2010

Authors

  • Pavel Kalinov Pavel Kalinov

The hyperlinked part of the internet known as "the Web" arose without much planning for a future of millions of publishers and countless pieces of online content. It has no in-built mechanism to find anything, so tools external to it were introduced: initially web directories and then search engines. Search engines are based on machine learning and have been extremely successful. However, they have some inherent limitations and cannot, by design, address some needs: they serve the "information locating" need only and not "information discovery". Search engine users have learned to accept them and in many cases do not realise how their search has been limited by shortcomings of the model. Before the advent of the search engine, web directories were the only information-finding tool on the web. They were manually built and could not compete economically with the effciency of search engines.
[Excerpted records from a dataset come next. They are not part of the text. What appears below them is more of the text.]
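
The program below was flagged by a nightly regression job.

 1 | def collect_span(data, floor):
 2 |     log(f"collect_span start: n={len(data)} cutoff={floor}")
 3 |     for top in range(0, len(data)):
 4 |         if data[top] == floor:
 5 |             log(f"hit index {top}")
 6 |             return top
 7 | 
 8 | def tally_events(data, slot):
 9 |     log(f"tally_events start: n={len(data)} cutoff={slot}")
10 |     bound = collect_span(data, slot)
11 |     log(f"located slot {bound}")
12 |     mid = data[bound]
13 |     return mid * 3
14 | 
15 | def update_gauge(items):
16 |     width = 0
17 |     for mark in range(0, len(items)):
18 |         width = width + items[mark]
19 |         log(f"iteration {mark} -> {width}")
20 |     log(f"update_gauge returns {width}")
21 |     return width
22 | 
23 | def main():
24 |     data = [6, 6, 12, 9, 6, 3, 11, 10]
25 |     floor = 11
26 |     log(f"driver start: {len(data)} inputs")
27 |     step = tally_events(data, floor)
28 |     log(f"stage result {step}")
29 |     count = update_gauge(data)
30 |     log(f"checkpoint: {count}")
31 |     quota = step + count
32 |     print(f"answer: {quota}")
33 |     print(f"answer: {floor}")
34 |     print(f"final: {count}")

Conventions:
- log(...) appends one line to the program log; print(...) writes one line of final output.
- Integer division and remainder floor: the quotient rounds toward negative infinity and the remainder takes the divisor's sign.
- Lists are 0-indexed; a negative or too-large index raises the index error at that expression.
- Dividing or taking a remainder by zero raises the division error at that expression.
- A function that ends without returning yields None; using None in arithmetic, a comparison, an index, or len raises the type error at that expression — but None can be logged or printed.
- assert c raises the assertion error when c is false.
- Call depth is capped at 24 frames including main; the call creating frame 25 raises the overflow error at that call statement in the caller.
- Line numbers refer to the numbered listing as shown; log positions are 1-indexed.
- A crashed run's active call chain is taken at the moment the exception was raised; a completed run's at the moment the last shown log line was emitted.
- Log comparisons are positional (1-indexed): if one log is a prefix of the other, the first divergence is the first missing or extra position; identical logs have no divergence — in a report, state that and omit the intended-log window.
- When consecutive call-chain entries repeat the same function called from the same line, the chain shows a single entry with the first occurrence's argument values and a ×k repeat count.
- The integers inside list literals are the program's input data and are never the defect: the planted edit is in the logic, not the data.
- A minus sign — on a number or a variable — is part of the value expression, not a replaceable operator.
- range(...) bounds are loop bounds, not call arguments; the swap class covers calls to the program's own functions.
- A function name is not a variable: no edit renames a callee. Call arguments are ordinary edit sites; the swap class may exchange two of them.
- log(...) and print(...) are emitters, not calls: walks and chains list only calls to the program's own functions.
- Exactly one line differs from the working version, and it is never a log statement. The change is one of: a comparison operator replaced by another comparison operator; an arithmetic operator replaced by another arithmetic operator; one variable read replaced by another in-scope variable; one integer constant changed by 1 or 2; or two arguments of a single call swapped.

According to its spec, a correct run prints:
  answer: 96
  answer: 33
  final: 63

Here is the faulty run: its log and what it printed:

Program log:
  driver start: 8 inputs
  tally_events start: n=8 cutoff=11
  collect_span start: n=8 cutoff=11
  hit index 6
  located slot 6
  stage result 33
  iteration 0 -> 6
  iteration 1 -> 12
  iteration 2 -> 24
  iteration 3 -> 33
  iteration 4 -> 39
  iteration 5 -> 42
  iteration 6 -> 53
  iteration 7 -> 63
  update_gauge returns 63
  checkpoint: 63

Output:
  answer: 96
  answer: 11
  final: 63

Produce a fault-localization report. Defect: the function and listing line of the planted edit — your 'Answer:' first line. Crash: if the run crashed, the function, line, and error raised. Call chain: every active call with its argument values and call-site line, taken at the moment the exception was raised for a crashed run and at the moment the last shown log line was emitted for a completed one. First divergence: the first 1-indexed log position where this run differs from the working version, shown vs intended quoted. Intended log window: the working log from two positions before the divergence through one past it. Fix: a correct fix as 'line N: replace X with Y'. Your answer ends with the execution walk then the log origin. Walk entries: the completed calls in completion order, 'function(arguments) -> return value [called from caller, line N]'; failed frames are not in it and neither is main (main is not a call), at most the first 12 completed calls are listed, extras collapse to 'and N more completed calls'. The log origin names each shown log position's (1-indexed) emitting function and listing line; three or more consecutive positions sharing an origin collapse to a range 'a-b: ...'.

Answer: the defect is in main at line 33.
The tell: Every logged value matches the working version; the printed result is what differs.
Call chain: main.
First divergence: none; the two logs match at every position.
Execution walk:
  collect_span([6, 6, 12, 9, 6, 3, 11, 10], 11) -> 6  [called from tally_events, line 10]
  tally_events([6, 6, 12, 9, 6, 3, 11, 10], 11) -> 33  [called from main, line 27]
  update_gauge([6, 6, 12, 9, 6, 3, 11, 10]) -> 63  [called from main, line 29]
Log origins:
  1: logged in main at line 26
  2: logged in tally_events at line 9
  3: logged in collect_span at line 2
  4: logged in collect_span at line 5
  5: logged in tally_events at line 11
  6: logged in main at line 28
  7-14: logged in update_gauge at line 19
  15: logged in update_gauge at line 20
  16: logged in main at line 30
A correct fix: line 33: replace `floor` with `step`.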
This lead to their virtual extinction, with the effect that the "information discovery" need of users is no longer served by any major information provider. Furthermore, none of the dominant information-finding models account for the person of the user in any meaningful way controllable by (or even visible to) the user. This work proposes a method to combine a search engine, a web directory and a personal information management agent into an intelligent Web Exploration Engine in a way which bridges the gaps between these seemingly unrelated tools. Our hybrid, for which we have developed a proof-of-concept prototype [Kalinov et al., 2010b], allows users to both locate specific data and to discover new information. Information discovery is served by a web directory which is built with the assistance of a dynamic hierarchical classifier we developed [Kalinov et al., 2010a]. The category structure achieved by it is also the basis of a large number of nested search engines, allowing information locating both in general (similar to a "standard" search engine) and in a variety of contexts selectable by the user.